I am extracting dates from a MySQL database and have noticed something odd. The format that MySQL uses is YYYY-MM-DD, but I want to convert them to date properties. Unfortunately, AS cannot coerce it in the native form:
date "2006-06-11"
So, I put together a quick and dirty handler, and noted this:
asdate("2006-06-11")
on asdate(b)
set x to (current date)
set x's month to (word 2 of b)
return x's month
end asdate
-->July
So far, it is only when the month is “02”, “04”, “06”, “09” or "11"that this happens; all those months are coerced to next month (i.e., March, May, July, October, & December instead of February, April, June, September, & November).
Interestingly, if I just swap the year to the back of the string, like this:
date "06-11-2006"
The date is then properly coerced to date “Sunday, June 11, 2006 12:00:00 AM”
I tested this on a G4 iBook and an Intel iMac, both running 10.4.8.
You probably ran the script yesterday “ 31st January. When you set the month of that date to June, which only has 30 days, there’s an overflow into the following month. I expect you’ll find it’s working fine this morning, 1st February.

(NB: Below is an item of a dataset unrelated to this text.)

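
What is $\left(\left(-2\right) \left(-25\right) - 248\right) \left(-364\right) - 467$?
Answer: $71605$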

For this sort of thing, you should either set the day of x to 1 first, or set x to some precompiled date whose day is 1. For greatest flexibility, the pre-compiled month should have 31 days too.
Right on, gentlemen. Thank you for the solution. The original handler that I wrote (I only posted a part of it) was kicking out those weird dates, and it is now clear that the reason was the order of replacement I selected: Year, Month, then Day. By reversing it to Day, Month, Year, it should work any day, any time.
. except during a short month when you want to set the date to the 31st of a long month, or during February when you want to set the date to 29th-31st of another month, or during a non-leap year when you want to set 29th February.